En l’espèce, le requérant avait demandé au ministre de modifier le décret portant régime indemnitaire des personnels exerçant en REP/REP+, afin de pouvoir faire bénéficier les AED de ladite indemnité. Devant le refus du ministre, le requérant saisit alors le conseil d’État.

Après avoir rappelé que le principe d’égalité ne s’oppose ni à ce que le législateur règle de façon différente des situations différentes, ni à ce qu’il déroge à l’égalité pour des raisons d’intérêt général, sous certaines conditions, le conseil d’État précise que « les modalités de mise en œuvre du principe d’égalité sont applicables à l’édiction de normes régissant la situation d’agents publics qui, en raison de leur contenu, ne sont pas limitées à un même corps ou à un même cadre d’emplois de fonctionnaires ». Cette dernière phrase signifie, et c’est une révolution, que la situation des agents publics contractuels est dorénavant, et à proprement parler, comparable à celle des fonctionnaires, et que l’appréciation du respect du principe d’égalité passe désormais par un contrôle poussé du juge administratif.

Attention, cela ne signifie aucunement que les agents contractuels peuvent prétendre à l’ensemble des droits reconnus aux fonctionnaires, en particulier ceux que les statuts réservent aux corps de fonctionnaires.

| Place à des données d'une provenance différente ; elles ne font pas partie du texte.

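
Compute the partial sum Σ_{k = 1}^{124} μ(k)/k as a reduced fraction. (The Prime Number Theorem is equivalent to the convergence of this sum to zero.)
Σ μ(k)/k = 23090940688334333795050585396213953208427071/3161005464041760778814520629154366249327468699

Values of μ(k) for 1 ≤ k ≤ 124: μ(1) = 1, μ(2) = -1, μ(3) = -1, μ(5) = -1, μ(6) = 1, μ(7) = -1, μ(10) = 1, μ(11) = -1, μ(13) = -1, μ(14) = 1, μ(15) = 1, μ(17) = -1, μ(19) = -1, μ(21) = 1, μ(22) = 1, μ(23) = -1, μ(26) = 1, μ(29) = -1, μ(30) = -1, μ(31) = -1, μ(33) = 1, μ(34) = 1, μ(35) = 1, μ(37) = -1, μ(38) = 1, μ(39) = 1, μ(41) = -1, μ(42) = -1, μ(43) = -1, μ(46) = 1, μ(47) = -1, μ(51) = 1, μ(53) = -1, μ(55) = 1, μ(57) = 1, μ(58) = 1, μ(59) = -1, μ(61) = -1, μ(62) = 1, μ(65) = 1, μ(66) = -1, μ(67) = -1, μ(69) = 1, μ(70) = -1, μ(71) = -1, μ(73) = -1, μ(74) = 1, μ(77) = 1, μ(78) = -1, μ(79) = -1, μ(82) = 1, μ(83) = -1, μ(85) = 1, μ(86) = 1, μ(87) = 1, μ(89) = -1, μ(91) = 1, μ(93) = 1, μ(94) = 1, μ(95) = 1, μ(97) = -1, μ(101) = -1, μ(102) = -1, μ(103) = -1, μ(105) = -1, μ(106) = 1, μ(107) = -1, μ(109) = -1, μ(110) = -1, μ(111) = 1, μ(113) = -1, μ(114) = -1, μ(115) = 1, μ(118) = 1, μ(119) = 1, μ(122) = 1, μ(123) = 1, with μ = 0 on non-squarefree integers. Summing μ(k)/k for k where μ(k) ≠ 0 gives 23090940688334333795050585396213953208427071/3161005464041760778814520629154366249327468699 ≈ 0.0073. (PNT ⟺ this sum → 0 as n → ∞.)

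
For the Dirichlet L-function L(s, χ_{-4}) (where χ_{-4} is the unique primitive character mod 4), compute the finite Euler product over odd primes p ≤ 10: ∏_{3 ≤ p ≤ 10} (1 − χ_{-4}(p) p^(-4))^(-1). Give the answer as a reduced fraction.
∏ = 40516875/40968512

The odd primes p ≤ 10 are [3, 5, 7]. For each, χ(p) = 1 if p ≡ 1 mod 4, χ(p) = −1 if p ≡ 3 mod 4. Taking (1 − χ(p)/p^4)^(-1) = p^4/(p^4 − χ(p)): (1 − (-1)/3^4)^(-1) · (1 − (1)/5^4)^(-1) · (1 − (-1)/7^4)^(-1) = 40516875/40968512.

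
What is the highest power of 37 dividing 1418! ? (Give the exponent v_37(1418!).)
v_37(1418!) = 39

Legendre's formula: v_p(n!) = Σ_{k ≥ 1} ⌊n / p^k⌋. For p = 37, n = 1418, the terms are:
  ⌊1418/37^1⌋ = ⌊1418/37⌋ = 38
  ⌊1418/37^2⌋ = ⌊1418/1369⌋ = 1
(the next term ⌊1418/37^3⌋ = 0, terminating the sum). Summing: v_37(1418!) = 38 + 1 = 39.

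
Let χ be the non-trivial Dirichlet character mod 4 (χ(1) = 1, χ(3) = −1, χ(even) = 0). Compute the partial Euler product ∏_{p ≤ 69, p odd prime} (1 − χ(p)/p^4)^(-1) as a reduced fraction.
∏ = 1651066280281380138536686837541579766361280941939967829361597654494040671703/1669523570694536178861740034086625672835197425049896317943747132528787456000

The odd primes p ≤ 69 are [3, 5, 7, 11, 13, 17, 19, 23, 29, 31, 37, 41, 43, 47, 53, 59, 61, 67]. For each, χ(p) = 1 if p ≡ 1 mod 4, χ(p) = −1 if p ≡ 3 mod 4. Taking (1 − χ(p)/p^4)^(-1) = p^4/(p^4 − χ(p)): (1 − (-1)/3^4)^(-1) · (1 − (1)/5^4)^(-1) · (1 − (-1)/7^4)^(-1) · (1 − (-1)/11^4)^(-1) · (1 − (1)/13^4)^(-1) · (1 − (1)/17^4)^(-1) · (1 − (-1)/19^4)^(-1) · (1 − (-1)/23^4)^(-1) · (1 − (1)/29^4)^(-1) · (1 − (-1)/31^4)^(-1) · (1 − (1)/37^4)^(-1) · (1 − (1)/41^4)^(-1) · (1 − (-1)/43^4)^(-1) · (1 − (-1)/47^4)^(-1) · (1 − (1)/53^4)^(-1) · (1 − (-1)/59^4)^(-1) · (1 − (1)/61^4)^(-1) · (1 − (-1)/67^4)^(-1) = 1651066280281380138536686837541579766361280941939967829361597654494040671703/1669523570694536178861740034086625672835197425049896317943747132528787456000.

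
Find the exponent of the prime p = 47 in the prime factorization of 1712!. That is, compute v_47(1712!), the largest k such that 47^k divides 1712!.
v_47(1712!) = 36

Legendre's formula: v_p(n!) = Σ_{k ≥ 1} ⌊n / p^k⌋. For p = 47, n = 1712, the terms are:
  ⌊1712/47^1⌋ = ⌊1712/47⌋ = 36
(the next term ⌊1712/47^2⌋ = 0, terminating the sum). Summing: v_47(1712!) = 36 = 36.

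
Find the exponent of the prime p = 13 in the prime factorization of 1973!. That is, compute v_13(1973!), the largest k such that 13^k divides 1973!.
v_13(1973!) = 162

Legendre's formula: v_p(n!) = Σ_{k ≥ 1} ⌊n / p^k⌋. For p = 13, n = 1973, the terms are:
  ⌊1973/13^1⌋ = ⌊1973/13⌋ = 151
  ⌊1973/13^2⌋ = ⌊1973/169⌋ = 11
(the next term ⌊1973/13^3⌋ = 0, terminating the sum). Summing: v_13(1973!) = 151 + 11 = 162.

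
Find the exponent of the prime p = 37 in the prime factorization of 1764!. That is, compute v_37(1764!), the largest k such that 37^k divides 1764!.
v_37(1764!) = 48

Legendre's formula: v_p(n!) = Σ_{k ≥ 1} ⌊n / p^k⌋. For p = 37, n = 1764, the terms are:
  ⌊1764/37^1⌋ = ⌊1764/37⌋ = 47
  ⌊1764/37^2⌋ = ⌊1764/1369⌋ = 1
(the next term ⌊1764/37^3⌋ = 0, terminating the sum). Summing: v_37(1764!) = 47 + 1 = 48.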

Mais par contre, le juge devra dorénavant procéder à un contrôle d’égalité entre fonctionnaires et contractuels chaque fois qu’un texte litigieux à vocation à s’adresser aux agents publics, indépendamment du fait de savoir s’ils sont fonctionnaires ou non.

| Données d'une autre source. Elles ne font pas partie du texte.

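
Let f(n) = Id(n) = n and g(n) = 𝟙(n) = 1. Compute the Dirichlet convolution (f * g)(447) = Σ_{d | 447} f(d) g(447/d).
(Id * 𝟙)(447) = 600

Divisors of 447: [1, 3, 149, 447]. For each d | 447:
  d = 1: Id(1) · 𝟙(447/1) = 1 · 1 = 1
  d = 3: Id(3) · 𝟙(447/3) = 3 · 1 = 3
  d = 149: Id(149) · 𝟙(447/149) = 149 · 1 = 149
  d = 447: Id(447) · 𝟙(447/447) = 447 · 1 = 447
Summing: (Id * 𝟙)(447) = 1 + 3 + 149 + 447 = 600.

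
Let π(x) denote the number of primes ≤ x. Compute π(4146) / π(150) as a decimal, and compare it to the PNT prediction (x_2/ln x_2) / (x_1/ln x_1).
π(4146)/π(150) = 570/35 ≈ 16.2857;  PNT prediction ≈ 16.6261.

π(150) = 35 and π(4146) = 570, so π(4146)/π(150) ≈ 16.2857. The PNT-predicted ratio is (4146/ln(4146)) / (150/ln(150)) ≈ 16.6261. The two agree to within a few percent, as expected.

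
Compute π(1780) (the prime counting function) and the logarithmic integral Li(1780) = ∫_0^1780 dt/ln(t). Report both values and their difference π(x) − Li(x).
π(1780) = 275;  Li(1780) ≈ 285.65;  π(x) − Li(x) ≈ -10.65.

Direct count of primes ≤ 1780 gives π(1780) = 275. Numerical evaluation of the logarithmic integral gives Li(1780) ≈ 285.65. The difference π(x) − Li(x) ≈ -10.65 is typically negative for small/moderate x (Li(x) overestimates), though Littlewood's theorem shows this sign changes infinitely often.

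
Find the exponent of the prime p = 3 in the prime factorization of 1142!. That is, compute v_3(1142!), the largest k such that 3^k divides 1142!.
v_3(1142!) = 567

Legendre's formula: v_p(n!) = Σ_{k ≥ 1} ⌊n / p^k⌋. For p = 3, n = 1142, the terms are:
  ⌊1142/3^1⌋ = ⌊1142/3⌋ = 380
  ⌊1142/3^2⌋ = ⌊1142/9⌋ = 126
  ⌊1142/3^3⌋ = ⌊1142/27⌋ = 42
  ⌊1142/3^4⌋ = ⌊1142/81⌋ = 14
  ⌊1142/3^5⌋ = ⌊1142/243⌋ = 4
  ⌊1142/3^6⌋ = ⌊1142/729⌋ = 1
(the next term ⌊1142/3^7⌋ = 0, terminating the sum). Summing: v_3(1142!) = 380 + 126 + 42 + 14 + 4 + 1 = 567.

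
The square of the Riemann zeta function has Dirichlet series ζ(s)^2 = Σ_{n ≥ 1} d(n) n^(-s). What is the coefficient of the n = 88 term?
d(88) = 8

ζ(s)^2 = (Σ 1/m^s)(Σ 1/k^s). The coefficient of 1/n^s in the product is the number of ordered pairs (m, k) with mk = n, which equals d(n). For n = 88, divisors are [1, 2, 4, 8, 11, 22, 44, 88], so d(88) = 8.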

Le Conseil d’État a alors procédé à ce contrôle d’égalité pour vérifier si l’exclusion des assistants d’éducation du bénéfice de l’indemnité en cause méconnaissait le principe d’égalité. Après avoir relevé que les AED exerçant en REP/REP+ remplissaient les conditions d’octroi de l’indemnité (« prendre en compte les sujétions particulières des personnels, les inciter à demander une affectation et à servir durablement dans ces établissements, à valoriser l’engagement professionnel des équipes ») et avoir relevé que les professeurs contractuels bénéficiaient également de l’indemnité, le conseil d’état a conclu à une rupture d’égalité entre les AED et les personnels bénéficiant de la prime, et à ce titre, a décidé qu’on ne pouvait exclure les AED du bénéfice de celle-ci.

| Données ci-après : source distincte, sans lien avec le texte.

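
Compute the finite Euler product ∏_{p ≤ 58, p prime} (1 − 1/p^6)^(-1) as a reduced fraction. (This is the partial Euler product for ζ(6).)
∏ = 16399916697843255011967930971578711261087839227653922144798329822985430357794635/16120340632419383592544649060829667066167081196619966516987203957241678930116608

The primes p ≤ 58 are [2, 3, 5, 7, 11, 13, 17, 19, 23, 29, 31, 37, 41, 43, 47, 53]. For each prime, (1 − 1/p^6)^(-1) = p^6 / (p^6 − 1). The product is (1 − 1/2^6)^(-1), (1 − 1/3^6)^(-1), (1 − 1/5^6)^(-1), (1 − 1/7^6)^(-1), (1 − 1/11^6)^(-1), (1 − 1/13^6)^(-1), (1 − 1/17^6)^(-1), (1 − 1/19^6)^(-1), (1 − 1/23^6)^(-1), (1 − 1/29^6)^(-1), (1 − 1/31^6)^(-1), (1 − 1/37^6)^(-1), (1 − 1/41^6)^(-1), (1 − 1/43^6)^(-1), (1 − 1/47^6)^(-1), (1 − 1/53^6)^(-1) = ∏ p^6 / (p^6 − 1) = 16399916697843255011967930971578711261087839227653922144798329822985430357794635/16120340632419383592544649060829667066167081196619966516987203957241678930116608.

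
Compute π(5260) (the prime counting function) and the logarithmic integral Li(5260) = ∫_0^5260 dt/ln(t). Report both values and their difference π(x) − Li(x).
π(5260) = 697;  Li(5260) ≈ 714.72;  π(x) − Li(x) ≈ -17.72.

Direct count of primes ≤ 5260 gives π(5260) = 697. Numerical evaluation of the logarithmic integral gives Li(5260) ≈ 714.72. The difference π(x) − Li(x) ≈ -17.72 is typically negative for small/moderate x (Li(x) overestimates), though Littlewood's theorem shows this sign changes infinitely often.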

Avec cette décision du conseil d’État, on peut raisonnablement estimer que la matière indemnitaire a largement vocation à faire l’objet du contrôle d’égalité. C’est-à-dire que le juge administratif ne pourra plus, pour justifier l’exclusion des contractuels d’un régime de rémunération, se contenter d’affirmer que « les agents contractuels et les fonctionnaires, eu égard notamment à leurs conditions de rémunération, ne se trouvent pas dans la même situation juridique au regard du service public ».